Question

Find the value of \( \left| \begin{matrix} 0 & c & b \\ c & 0 & a \\ b & a & 0 \end{matrix} \right|^2 \)

• A. \( a^2b^2c^2 \)
• B. \( 4a^2b^2c^2 \)
• C. \( 2a^2b^2c^2 \)
• D. \( (a+b+c)^2 \)

Hint:

For any skew-symmetric-like structure with zeros on the diagonal and symmetric off-diagonal terms, the determinant often simplifies to \( 2abc \).

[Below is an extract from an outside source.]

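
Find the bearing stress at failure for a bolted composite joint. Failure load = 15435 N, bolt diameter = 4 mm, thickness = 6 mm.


sigma_br = F/(d*h) = 15435/(4*6) = 643.1 MPa

643.1 MPa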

Memorizing this standard form helps in solving such determinant questions instantly.

Answer 1

The Correct Option is B

Step 1: Name the determinant.
Let $D = \begin{vmatrix} 0 & c & b \\ c & 0 & a \\ b & a & 0 \end{vmatrix}$; we want $D^2$.
Step 2: Expand along the first column instead of the first row.
\[ D = 0\cdot M_{11} - c\cdot\begin{vmatrix} c & b \\ a & 0 \end{vmatrix} + b\cdot\begin{vmatrix} c & b \\ 0 & a \end{vmatrix} \]
Step 3: Evaluate the two $2\times 2$ minors.
$\begin{vmatrix} c & b \\ a & 0 \end{vmatrix} = (c)(0)-(b)(a) = -ab$, and $\begin{vmatrix} c & b \\ 0 & a \end{vmatrix} = (c)(a)-(b)(0) = ac$.
Step 4: Combine the terms.
\[ D = -c(-ab) + b(ac) = abc + abc = 2abc \]
Step 5: Square the determinant.
\[ D^2 = (2abc)^2 \]
Step 6: Expand the square.
\[ D^2 = 4a^2b^2c^2 \] Expanding down the first column gives the same $2abc$ as a row expansion would, confirming the answer. \[ \boxed{4a^2b^2c^2} \]